Jake Gyllenhaal stars as Lou Bloom, a man desperate for work and hungry for a pay off. When we first meet him, he's stealing copper wire (and in an ensuing struggle with a security guard, his watch) and trying to sell it on, while simultaneously trying to ingratiate himself into a position for a job.
After being rejected, he sees a camera crew taking footage of a dramatic rescue on a highway. Learning how much they get for this and that TV's saturated news networks will pay for anything that works under the old journalism mantra of "If it bleeds, it leads", Lou decides to join the freelance camera crew game.
Hiring a homeless person Rick (played by Four Lions star Riz Ahmed), and decking out his car with police scanning equipment, Lou finds an ally and buyer in the form of news director Nina (Russo) whose station is in ratings slump....

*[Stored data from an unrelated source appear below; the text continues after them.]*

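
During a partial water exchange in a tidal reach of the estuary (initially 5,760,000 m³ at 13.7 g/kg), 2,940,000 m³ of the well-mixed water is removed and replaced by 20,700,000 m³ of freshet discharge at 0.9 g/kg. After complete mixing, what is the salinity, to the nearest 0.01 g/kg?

Remaining after removal: 2,820,000 m³ at 13.7 g/kg (salt = 38,634,000)
After addition: salt = 38,634,000 + 20,700,000×0.9 = 57,264,000; volume = 23,520,000 m³
S = 57,264,000 / 23,520,000 = 2.4347 g/kg

2.43 g/kg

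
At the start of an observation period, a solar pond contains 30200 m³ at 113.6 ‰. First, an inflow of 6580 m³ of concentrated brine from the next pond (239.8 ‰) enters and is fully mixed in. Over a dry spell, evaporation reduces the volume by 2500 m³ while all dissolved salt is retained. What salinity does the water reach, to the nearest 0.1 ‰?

After mixing: salt = 30,200×113.6 + 6,580×239.8 = 5,008,604; volume = 36,780 m³
After evaporation: salt unchanged = 5,008,604; volume = 36,780 − 2,500 = 34,280 m³
S = 5,008,604 / 34,280 = 146.1086 ‰

146.1 ‰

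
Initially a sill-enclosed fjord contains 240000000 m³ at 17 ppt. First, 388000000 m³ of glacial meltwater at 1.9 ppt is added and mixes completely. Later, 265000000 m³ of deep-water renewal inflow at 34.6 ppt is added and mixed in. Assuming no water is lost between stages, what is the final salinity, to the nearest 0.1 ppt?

15.7 ppt

Total salt / total volume:
Initial salt = 240,000,000×17 = 4,080,000,000
After stage 1: salt = 4,080,000,000 + 388,000,000×1.9 = 4,817,200,000; volume = 628,000,000 m³; S = 7.671 ppt
After stage 2: salt = 4,817,200,000 + 265,000,000×34.6 = 13,986,200,000; volume = 893,000,000 m³
S = 13,986,200,000 / 893,000,000 = 15.662 ppt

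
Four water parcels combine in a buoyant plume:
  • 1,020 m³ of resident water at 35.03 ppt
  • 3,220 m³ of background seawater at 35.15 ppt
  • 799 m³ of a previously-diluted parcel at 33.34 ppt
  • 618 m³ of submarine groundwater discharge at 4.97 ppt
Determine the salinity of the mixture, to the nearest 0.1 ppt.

Conserving salt mass:
salt = 1,020×35.03 + 3,220×35.15 + 799×33.34 + 618×4.97 = 35,730.6 + 113,183 + 26,638.66 + 3,071.46 = 178,623.72
volume = 1,020 + 3,220 + 799 + 618 = 5,657 m³
S = 178,623.72 / 5,657 = 31.576 ppt

31.6 ppt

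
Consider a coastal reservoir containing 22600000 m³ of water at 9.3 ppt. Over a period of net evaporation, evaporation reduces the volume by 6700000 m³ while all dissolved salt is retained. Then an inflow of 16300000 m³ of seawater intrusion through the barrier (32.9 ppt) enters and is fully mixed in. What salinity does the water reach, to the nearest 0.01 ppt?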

Nightcrawler is a compulsively thrilling film, one which trawls through the moral sludge and delights with ethical and moral issues just being part of the attraction.
The main attraction though - aside from the terrific cinematography and slick sheen of the mainly night-time production - is Gyllenhaal as the misfit Bloom, a sociopathic driven parasite of an anti-hero whose outlook is as complex as it is compelling. With a slimmed down frame and piercing eyes, his delusion is as contagious as it is frightening - in his skewed take of the world (with hints of Asperger's implied) everything makes a perfect logical sense with the kind of self-delusional belief that we've seen in the likes of Travis Bickle and William Foster in Falling Down. He's a twisted businessman perfect for a 21st Century where narcissism and selfies are the norm, and selfishness is sadly the raison d'etre. But more than just that, Gyllenhaal commands the screen from beginning to ebullient end, with nary a breath drawn in between as he pursues and bastardises his own American dream.
His interactions with Four Lions star Riz Ahmed are also electrifying too; from initial interview scenes to negotiations later on, there's a frisson of uncertainty about where it's all going that adds an edge to an already superior and tense thriller.
Equally, the up-for-the-highest-bidder values of late night US news-stations chasing ratings are under the microscope too; with Russo's news chief becoming compromised and entangled both in Bloom's web and the desire to be number one in a way that seems all too sentient of how TV ratings are warping people's sense of propriety. (Though, there are moments within that stretch credibility of a newsroom's operation).
Meshing satire and life through LA's dark gauze is a potent brew, Nightcrawler is a can't-take-your-eyes-off-it thriller that maybe could have lived larger if there had been some tighter editing ( it could be argued that the current denouement feels like a tacked-on epilogue that saps the prior scenes' potency and shock factor) but is already a superior slice of cinema, thanks to Gyllenhaal. He may be behind the camera throughout as the footage-chasing and obseqious Bloom, but throughout, he's very definitely front and centre of the screen - and in your mind long after Nightcrawler has ended.